Impulse Fragrances launched their overwhelmingly fun, energetic and feminine perfume in a spray last week in Melbourne and Couturing was there to learn the science behind perfumery – and capture the delicious scents!
The art of perfume has long held a place of intricate and exquisite detail in the making of original scents, often extracted from some of the world’s most beautiful raw materials. Flowers, spices, balsams and woods are just a few natural ingredients that make up the mysterious world of perfumery. Coupled with synthetic chemicals, alcohol and sometimes water, these scents are carefully constructed and placed into unique bottle packaging.
How are the oils extracted?
Oils are extracted from plant substances by several methods including distillation, solvent extraction, expression and enfleurage. In distillation, steam is passed through plant material held in a still, whereby the essential oil turns into gas. This gas is then passed through tubes, cooled and liquefied. Solvent extraction is a process that pours benzene or petroleum ether over flowers in a tank and places ethyl alcohol over any waxy material that contains the oil. Expression is the oldest method of extraction whereby the fruit or plant is mechanically pressed until all the oil is squeezed out. The most rare and costly procedure is Enfleurage where the flowers are removed by hand and spread on glass sheets coated with grease. Once the blossoms are pressed, the grease absorbs their fragrance and produces pure oils.

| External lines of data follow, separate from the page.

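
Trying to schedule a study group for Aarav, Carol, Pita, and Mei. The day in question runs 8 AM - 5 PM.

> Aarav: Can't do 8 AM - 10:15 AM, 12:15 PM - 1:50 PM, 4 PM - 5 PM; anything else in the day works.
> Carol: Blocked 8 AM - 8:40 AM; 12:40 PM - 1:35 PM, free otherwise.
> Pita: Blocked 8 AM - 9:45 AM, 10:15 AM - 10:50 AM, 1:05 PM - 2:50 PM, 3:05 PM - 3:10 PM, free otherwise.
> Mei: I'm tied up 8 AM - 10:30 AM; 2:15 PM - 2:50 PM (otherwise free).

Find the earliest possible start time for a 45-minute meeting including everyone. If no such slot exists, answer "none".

Aarav free: 10:15-12:15, 13:50-16:00 (invert busy blocks within the working day).
Carol free: 08:40-12:40, 13:35-17:00 (invert busy blocks within the working day).
Pita free: 09:45-10:15, 10:50-13:05, 14:50-15:05, 15:10-17:00 (invert busy blocks within the working day).
Mei free: 10:30-14:15, 14:50-17:00 (invert busy blocks within the working day).
Aarav ∩ Carol: 10:15-12:15, 13:50-16:00.
Aarav ∩ Carol ∩ Pita: 10:50-12:15, 14:50-15:05, 15:10-16:00.
Aarav ∩ Carol ∩ Pita ∩ Mei: 10:50-12:15, 14:50-15:05, 15:10-16:00.
The first common window of at least 45 minutes is 10:50-12:15, so the earliest start is 10:50.

10:50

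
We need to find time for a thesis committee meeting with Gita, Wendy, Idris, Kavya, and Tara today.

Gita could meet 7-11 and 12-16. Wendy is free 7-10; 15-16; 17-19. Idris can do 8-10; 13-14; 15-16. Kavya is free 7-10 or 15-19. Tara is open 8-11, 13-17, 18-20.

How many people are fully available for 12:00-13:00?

Gita can make the full 12:00-13:00 slot — that's 1.

1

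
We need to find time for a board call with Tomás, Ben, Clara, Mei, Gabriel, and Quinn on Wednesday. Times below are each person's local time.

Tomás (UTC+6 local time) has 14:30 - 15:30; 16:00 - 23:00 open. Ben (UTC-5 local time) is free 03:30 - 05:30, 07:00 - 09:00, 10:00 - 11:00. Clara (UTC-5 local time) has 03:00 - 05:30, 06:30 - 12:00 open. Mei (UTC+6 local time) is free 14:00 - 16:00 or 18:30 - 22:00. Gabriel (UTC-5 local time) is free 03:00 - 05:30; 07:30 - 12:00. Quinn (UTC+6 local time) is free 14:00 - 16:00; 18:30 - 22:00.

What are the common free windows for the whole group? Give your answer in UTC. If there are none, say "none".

08:30-09:30, 12:30-14:00, 15:00-16:00

Tomás in UTC: 08:30-09:30, 10:00-17:00 (subtract 6h to convert from UTC+6).
Ben in UTC: 08:30-10:30, 12:00-14:00, 15:00-16:00 (add 5h to convert from UTC-5).
Clara in UTC: 08:00-10:30, 11:30-17:00 (add 5h to convert from UTC-5).
Mei in UTC: 08:00-10:00, 12:30-16:00 (subtract 6h to convert from UTC+6).
Gabriel in UTC: 08:00-10:30, 12:30-17:00 (add 5h to convert from UTC-5).
Quinn in UTC: 08:00-10:00, 12:30-16:00 (subtract 6h to convert from UTC+6).
Tomás ∩ Ben: 08:30-09:30, 10:00-10:30, 12:00-14:00, 15:00-16:00.
Tomás ∩ Ben ∩ Clara: 08:30-09:30, 10:00-10:30, 12:00-14:00, 15:00-16:00.
Tomás ∩ Ben ∩ Clara ∩ Mei: 08:30-09:30, 12:30-14:00, 15:00-16:00.
Tomás ∩ Ben ∩ Clara ∩ Mei ∩ Gabriel: 08:30-09:30, 12:30-14:00, 15:00-16:00.
Tomás ∩ Ben ∩ Clara ∩ Mei ∩ Gabriel ∩ Quinn: 08:30-09:30, 12:30-14:00, 15:00-16:00.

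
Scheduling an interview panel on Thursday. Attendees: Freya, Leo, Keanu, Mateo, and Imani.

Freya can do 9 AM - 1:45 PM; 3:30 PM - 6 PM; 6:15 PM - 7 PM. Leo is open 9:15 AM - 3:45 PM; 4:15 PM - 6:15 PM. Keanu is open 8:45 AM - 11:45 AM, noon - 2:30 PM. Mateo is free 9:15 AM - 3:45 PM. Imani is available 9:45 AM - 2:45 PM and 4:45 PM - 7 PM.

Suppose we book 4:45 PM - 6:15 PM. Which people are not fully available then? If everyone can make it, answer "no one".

Freya, Keanu, Mateo

Freya: not fully free for 16:45-18:15. Leo: free for 16:45-18:15. Keanu: not fully free for 16:45-18:15. Mateo: not fully free for 16:45-18:15. Imani: free for 16:45-18:15.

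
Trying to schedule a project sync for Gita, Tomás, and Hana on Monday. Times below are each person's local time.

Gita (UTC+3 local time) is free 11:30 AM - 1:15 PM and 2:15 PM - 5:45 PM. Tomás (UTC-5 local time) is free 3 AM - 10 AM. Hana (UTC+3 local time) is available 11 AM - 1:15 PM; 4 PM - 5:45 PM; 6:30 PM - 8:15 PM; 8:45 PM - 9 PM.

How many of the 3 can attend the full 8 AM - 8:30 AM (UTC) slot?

2

Gita in UTC: 08:30-10:15, 11:15-14:45 (subtract 3h to convert from UTC+3).
Tomás in UTC: 08:00-15:00 (add 5h to convert from UTC-5).
Hana in UTC: 08:00-10:15, 13:00-14:45, 15:30-17:15, 17:45-18:00 (subtract 3h to convert from UTC+3).
Tomás and Hana can make the full 08:00-08:30 slot — that's 2.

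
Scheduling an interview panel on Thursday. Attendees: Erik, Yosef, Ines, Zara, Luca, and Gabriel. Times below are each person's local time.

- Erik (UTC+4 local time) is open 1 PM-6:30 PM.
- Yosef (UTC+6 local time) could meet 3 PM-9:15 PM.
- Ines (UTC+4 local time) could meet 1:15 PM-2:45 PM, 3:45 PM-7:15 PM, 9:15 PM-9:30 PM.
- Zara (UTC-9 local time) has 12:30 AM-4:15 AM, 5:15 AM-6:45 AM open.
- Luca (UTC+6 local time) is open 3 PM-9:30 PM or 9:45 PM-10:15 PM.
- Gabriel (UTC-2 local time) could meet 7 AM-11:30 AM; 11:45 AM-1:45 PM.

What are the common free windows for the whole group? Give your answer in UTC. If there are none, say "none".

09:30-10:45, 11:45-13:15, 14:15-14:30

Erik in UTC: 09:00-14:30 (subtract 4h to convert from UTC+4).
Yosef in UTC: 09:00-15:15 (subtract 6h to convert from UTC+6).
Ines in UTC: 09:15-10:45, 11:45-15:15, 17:15-17:30 (subtract 4h to convert from UTC+4).
Zara in UTC: 09:30-13:15, 14:15-15:45 (add 9h to convert from UTC-9).
Luca in UTC: 09:00-15:30, 15:45-16:15 (subtract 6h to convert from UTC+6).
Gabriel in UTC: 09:00-13:30, 13:45-15:45 (add 2h to convert from UTC-2).
Erik ∩ Yosef: 09:00-14:30.
Erik ∩ Yosef ∩ Ines: 09:15-10:45, 11:45-14:30.
Erik ∩ Yosef ∩ Ines ∩ Zara: 09:30-10:45, 11:45-13:15, 14:15-14:30.
Erik ∩ Yosef ∩ Ines ∩ Zara ∩ Luca: 09:30-10:45, 11:45-13:15, 14:15-14:30.
Erik ∩ Yosef ∩ Ines ∩ Zara ∩ Luca ∩ Gabriel: 09:30-10:45, 11:45-13:15, 14:15-14:30.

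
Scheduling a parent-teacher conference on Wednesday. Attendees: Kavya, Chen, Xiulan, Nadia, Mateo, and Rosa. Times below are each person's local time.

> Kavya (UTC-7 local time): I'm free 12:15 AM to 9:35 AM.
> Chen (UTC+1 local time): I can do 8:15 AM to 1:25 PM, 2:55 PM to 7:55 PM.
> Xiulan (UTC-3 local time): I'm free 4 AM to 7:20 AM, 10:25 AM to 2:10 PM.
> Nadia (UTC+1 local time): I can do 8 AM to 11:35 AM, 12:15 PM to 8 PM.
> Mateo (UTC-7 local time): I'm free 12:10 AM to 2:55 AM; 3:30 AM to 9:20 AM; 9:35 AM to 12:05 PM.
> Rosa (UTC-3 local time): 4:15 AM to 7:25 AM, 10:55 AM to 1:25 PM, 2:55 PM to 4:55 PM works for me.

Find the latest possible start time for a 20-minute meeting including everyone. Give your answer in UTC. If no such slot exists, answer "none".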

Eau de Toilette VS Eau de Parfum…
Ever wondered what the difference is between EdT and EdP? Fragrance experts say you can differentiate the two by the concentration of aromatic compounds in a solvent. The intensity and longevity of the scent can be distinguished by their characteristics. Eau de Toilette is typically under 10% aromatic compounds and lasts between two and four hours while Eau de Parfum may last up to six hours. This is because of its 10-20% aromatic compounds.
The structures of a perfume…
There are three structures that make up any perfume; top, middle and base notes. The top notes are the scents that are perceived immediately on application of a perfume. Usually consisting of small, light molecules that evaporate quickly, the top note form your initial impression of a perfume. The middle note form the main body of a perfume and act to mask the often-unpleasant initial impression of base notes, which become more pleasant with time. Coupled with the reaction of the middle note, the base scent of a perfume are typically rich and deep and are usually not perceived until 30 minutes after application.
How to apply perfume…
The conventional application of pure perfume in western cultures is at pulse points such as behind the ears, the nape of the neck and the insides of wrists, elbows and knees. Pulse points will warm the perfume and release fragrance continuously.

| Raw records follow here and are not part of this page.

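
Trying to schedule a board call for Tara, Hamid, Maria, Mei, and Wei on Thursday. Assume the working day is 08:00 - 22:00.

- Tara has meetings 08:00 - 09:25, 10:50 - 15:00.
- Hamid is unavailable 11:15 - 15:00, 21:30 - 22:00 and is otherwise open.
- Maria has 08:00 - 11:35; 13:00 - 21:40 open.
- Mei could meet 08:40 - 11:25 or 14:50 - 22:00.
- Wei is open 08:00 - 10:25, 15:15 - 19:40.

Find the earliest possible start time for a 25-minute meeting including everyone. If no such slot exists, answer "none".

Tara free: 09:25-10:50, 15:00-22:00 (invert busy blocks within the working day).
Hamid free: 08:00-11:15, 15:00-21:30 (invert busy blocks within the working day).
Maria free: 08:00-11:35, 13:00-21:40.
Mei free: 08:40-11:25, 14:50-22:00.
Wei free: 08:00-10:25, 15:15-19:40.
Tara ∩ Hamid: 09:25-10:50, 15:00-21:30.
Tara ∩ Hamid ∩ Maria: 09:25-10:50, 15:00-21:30.
Tara ∩ Hamid ∩ Maria ∩ Mei: 09:25-10:50, 15:00-21:30.
Tara ∩ Hamid ∩ Maria ∩ Mei ∩ Wei: 09:25-10:25, 15:15-19:40.
The first common window of at least 25 minutes is 09:25-10:25, so the earliest start is 09:25.

09:25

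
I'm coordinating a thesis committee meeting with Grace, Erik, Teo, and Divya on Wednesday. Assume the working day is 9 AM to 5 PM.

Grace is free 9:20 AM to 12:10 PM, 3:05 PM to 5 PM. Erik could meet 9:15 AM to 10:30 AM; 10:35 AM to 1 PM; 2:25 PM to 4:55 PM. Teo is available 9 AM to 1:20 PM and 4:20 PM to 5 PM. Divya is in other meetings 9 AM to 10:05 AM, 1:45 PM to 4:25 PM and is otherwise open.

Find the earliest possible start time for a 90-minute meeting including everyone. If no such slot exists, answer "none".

10:35

Grace free: 09:20-12:10, 15:05-17:00.
Erik free: 09:15-10:30, 10:35-13:00, 14:25-16:55.
Teo free: 09:00-13:20, 16:20-17:00.
Divya free: 10:05-13:45, 16:25-17:00 (invert busy blocks within the working day).
Grace ∩ Erik: 09:20-10:30, 10:35-12:10, 15:05-16:55.
Grace ∩ Erik ∩ Teo: 09:20-10:30, 10:35-12:10, 16:20-16:55.
Grace ∩ Erik ∩ Teo ∩ Divya: 10:05-10:30, 10:35-12:10, 16:25-16:55.
So the common availability across everyone is 10:05-10:30, 10:35-12:10, 16:25-16:55.
The first common window of at least 90 minutes is 10:35-12:10, so the earliest start is 10:35.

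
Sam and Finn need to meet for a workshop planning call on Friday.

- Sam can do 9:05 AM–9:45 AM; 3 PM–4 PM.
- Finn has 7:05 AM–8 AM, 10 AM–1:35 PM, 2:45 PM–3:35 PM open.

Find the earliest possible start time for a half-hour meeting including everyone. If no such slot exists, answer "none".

15:00

Sam ∩ Finn: 15:00-15:35.
The first common window of at least 30 minutes is 15:00-15:35, so the earliest start is 15:00.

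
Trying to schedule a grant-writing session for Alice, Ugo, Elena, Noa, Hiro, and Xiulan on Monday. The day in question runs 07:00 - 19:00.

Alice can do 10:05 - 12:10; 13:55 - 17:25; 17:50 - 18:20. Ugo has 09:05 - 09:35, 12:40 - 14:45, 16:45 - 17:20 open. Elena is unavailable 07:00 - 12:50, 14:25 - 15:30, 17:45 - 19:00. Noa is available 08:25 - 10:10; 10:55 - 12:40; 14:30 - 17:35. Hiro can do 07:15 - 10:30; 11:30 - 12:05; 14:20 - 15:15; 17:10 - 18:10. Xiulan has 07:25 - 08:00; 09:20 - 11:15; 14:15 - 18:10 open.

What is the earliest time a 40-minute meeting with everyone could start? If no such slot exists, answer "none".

none

Alice free: 10:05-12:10, 13:55-17:25, 17:50-18:20.
Ugo free: 09:05-09:35, 12:40-14:45, 16:45-17:20.
Elena free: 12:50-14:25, 15:30-17:45 (invert busy blocks within the working day).
Noa free: 08:25-10:10, 10:55-12:40, 14:30-17:35.
Hiro free: 07:15-10:30, 11:30-12:05, 14:20-15:15, 17:10-18:10.
Xiulan free: 07:25-08:00, 09:20-11:15, 14:15-18:10.
Alice ∩ Ugo: 13:55-14:45, 16:45-17:20.
Alice ∩ Ugo ∩ Elena: 13:55-14:25, 16:45-17:20.
Alice ∩ Ugo ∩ Elena ∩ Noa: 16:45-17:20.
Alice ∩ Ugo ∩ Elena ∩ Noa ∩ Hiro: 17:10-17:20.
Alice ∩ Ugo ∩ Elena ∩ Noa ∩ Hiro ∩ Xiulan: 17:10-17:20.
No common window is at least 40 minutes long.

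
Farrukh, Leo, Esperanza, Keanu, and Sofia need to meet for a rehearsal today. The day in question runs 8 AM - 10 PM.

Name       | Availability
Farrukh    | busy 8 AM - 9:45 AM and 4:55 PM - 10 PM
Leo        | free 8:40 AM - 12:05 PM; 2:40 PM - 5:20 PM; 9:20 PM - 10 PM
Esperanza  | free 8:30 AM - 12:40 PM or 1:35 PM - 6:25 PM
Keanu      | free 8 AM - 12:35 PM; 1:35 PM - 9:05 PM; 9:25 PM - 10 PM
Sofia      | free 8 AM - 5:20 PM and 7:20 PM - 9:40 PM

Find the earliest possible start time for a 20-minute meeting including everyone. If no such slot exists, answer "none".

09:45

Farrukh free: 09:45-16:55 (invert busy blocks within the working day).
Leo free: 08:40-12:05, 14:40-17:20, 21:20-22:00.
Esperanza free: 08:30-12:40, 13:35-18:25.
Keanu free: 08:00-12:35, 13:35-21:05, 21:25-22:00.
Sofia free: 08:00-17:20, 19:20-21:40.
Farrukh ∩ Leo: 09:45-12:05, 14:40-16:55.
Farrukh ∩ Leo ∩ Esperanza: 09:45-12:05, 14:40-16:55.
Farrukh ∩ Leo ∩ Esperanza ∩ Keanu: 09:45-12:05, 14:40-16:55.
Farrukh ∩ Leo ∩ Esperanza ∩ Keanu ∩ Sofia: 09:45-12:05, 14:40-16:55.
The first common window of at least 20 minutes is 09:45-12:05, so the earliest start is 09:45.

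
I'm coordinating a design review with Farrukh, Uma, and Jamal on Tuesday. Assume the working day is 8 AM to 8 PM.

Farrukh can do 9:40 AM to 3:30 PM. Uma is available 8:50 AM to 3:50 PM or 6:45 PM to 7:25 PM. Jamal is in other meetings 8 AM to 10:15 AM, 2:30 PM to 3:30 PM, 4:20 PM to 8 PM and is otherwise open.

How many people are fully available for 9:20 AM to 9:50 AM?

1

Farrukh free: 09:40-15:30.
Uma free: 08:50-15:50, 18:45-19:25.
Jamal free: 10:15-14:30, 15:30-16:20 (invert busy blocks within the working day).
Uma can make the full 09:20-09:50 slot — that's 1.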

Perfume is a combination of raw natural ingredients or aromatic chemicals that trigger an emotional response. Sometimes a smell can remind you of a certain place in time, this is because smell receptors are clearly connected to the limbic part of the brain where emotions and memories are stored.
World-renowned fragrance experts have redesigned Impulse for everyday ‘on-the-go’ use and gave us a sneak peak at the collection with these four delicious scents.

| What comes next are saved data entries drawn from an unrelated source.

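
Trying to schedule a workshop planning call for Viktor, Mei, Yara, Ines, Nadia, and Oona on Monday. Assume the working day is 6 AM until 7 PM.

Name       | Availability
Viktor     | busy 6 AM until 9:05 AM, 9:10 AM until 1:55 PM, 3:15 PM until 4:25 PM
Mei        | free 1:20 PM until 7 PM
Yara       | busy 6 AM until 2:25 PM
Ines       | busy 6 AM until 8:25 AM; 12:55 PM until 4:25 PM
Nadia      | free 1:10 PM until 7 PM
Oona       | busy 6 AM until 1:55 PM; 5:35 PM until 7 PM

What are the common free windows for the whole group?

16:25-17:35

Viktor free: 09:05-09:10, 13:55-15:15, 16:25-19:00 (invert busy blocks within the working day).
Mei free: 13:20-19:00.
Yara free: 14:25-19:00 (invert busy blocks within the working day).
Ines free: 08:25-12:55, 16:25-19:00 (invert busy blocks within the working day).
Nadia free: 13:10-19:00.
Oona free: 13:55-17:35 (invert busy blocks within the working day).
Viktor ∩ Mei: 13:55-15:15, 16:25-19:00.
Viktor ∩ Mei ∩ Yara: 14:25-15:15, 16:25-19:00.
Viktor ∩ Mei ∩ Yara ∩ Ines: 16:25-19:00.
Viktor ∩ Mei ∩ Yara ∩ Ines ∩ Nadia: 16:25-19:00.
Viktor ∩ Mei ∩ Yara ∩ Ines ∩ Nadia ∩ Oona: 16:25-17:35.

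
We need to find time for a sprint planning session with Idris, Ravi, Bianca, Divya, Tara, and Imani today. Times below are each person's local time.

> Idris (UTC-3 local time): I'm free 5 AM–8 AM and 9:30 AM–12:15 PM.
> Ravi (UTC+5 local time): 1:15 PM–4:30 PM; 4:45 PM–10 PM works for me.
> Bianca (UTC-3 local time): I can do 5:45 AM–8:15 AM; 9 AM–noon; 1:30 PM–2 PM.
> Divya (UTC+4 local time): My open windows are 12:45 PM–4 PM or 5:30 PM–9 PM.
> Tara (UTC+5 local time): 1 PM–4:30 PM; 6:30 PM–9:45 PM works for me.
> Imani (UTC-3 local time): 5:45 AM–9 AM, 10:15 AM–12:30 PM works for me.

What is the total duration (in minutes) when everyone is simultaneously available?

225

Idris in UTC: 08:00-11:00, 12:30-15:15 (add 3h to convert from UTC-3).
Ravi in UTC: 08:15-11:30, 11:45-17:00 (subtract 5h to convert from UTC+5).
Bianca in UTC: 08:45-11:15, 12:00-15:00, 16:30-17:00 (add 3h to convert from UTC-3).
Divya in UTC: 08:45-12:00, 13:30-17:00 (subtract 4h to convert from UTC+4).
Tara in UTC: 08:00-11:30, 13:30-16:45 (subtract 5h to convert from UTC+5).
Imani in UTC: 08:45-12:00, 13:15-15:30 (add 3h to convert from UTC-3).
Idris ∩ Ravi: 08:15-11:00, 12:30-15:15.
Idris ∩ Ravi ∩ Bianca: 08:45-11:00, 12:30-15:00.
Idris ∩ Ravi ∩ Bianca ∩ Divya: 08:45-11:00, 13:30-15:00.
Idris ∩ Ravi ∩ Bianca ∩ Divya ∩ Tara: 08:45-11:00, 13:30-15:00.
Idris ∩ Ravi ∩ Bianca ∩ Divya ∩ Tara ∩ Imani: 08:45-11:00, 13:30-15:00.
So the common availability across everyone is 08:45-11:00, 13:30-15:00.
Summing the common windows: 135 + 90 = 225 minutes.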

Illusions: hinting at tenderness and innocence, this scent bewitches the most stony of imaginations. An enchanting and angelic love charm of a scent made up from Rose and a hint of Sandalwood.
Sweet Smile: the power of a smile is instant and contagious with the sweet smell of pear and jasmine.
Romantic Spark: a love story of wild violets and warm earthy woods, this fragrance embodies the current of electricity. Channeling a floral tone, poetically feminine and above all, passionate fragrance.
Tease: A longing gaze and a hint of intrigue is the base of Impulse Tease. Blend of fragrance where sassy red fruits mix with exotic woody notes.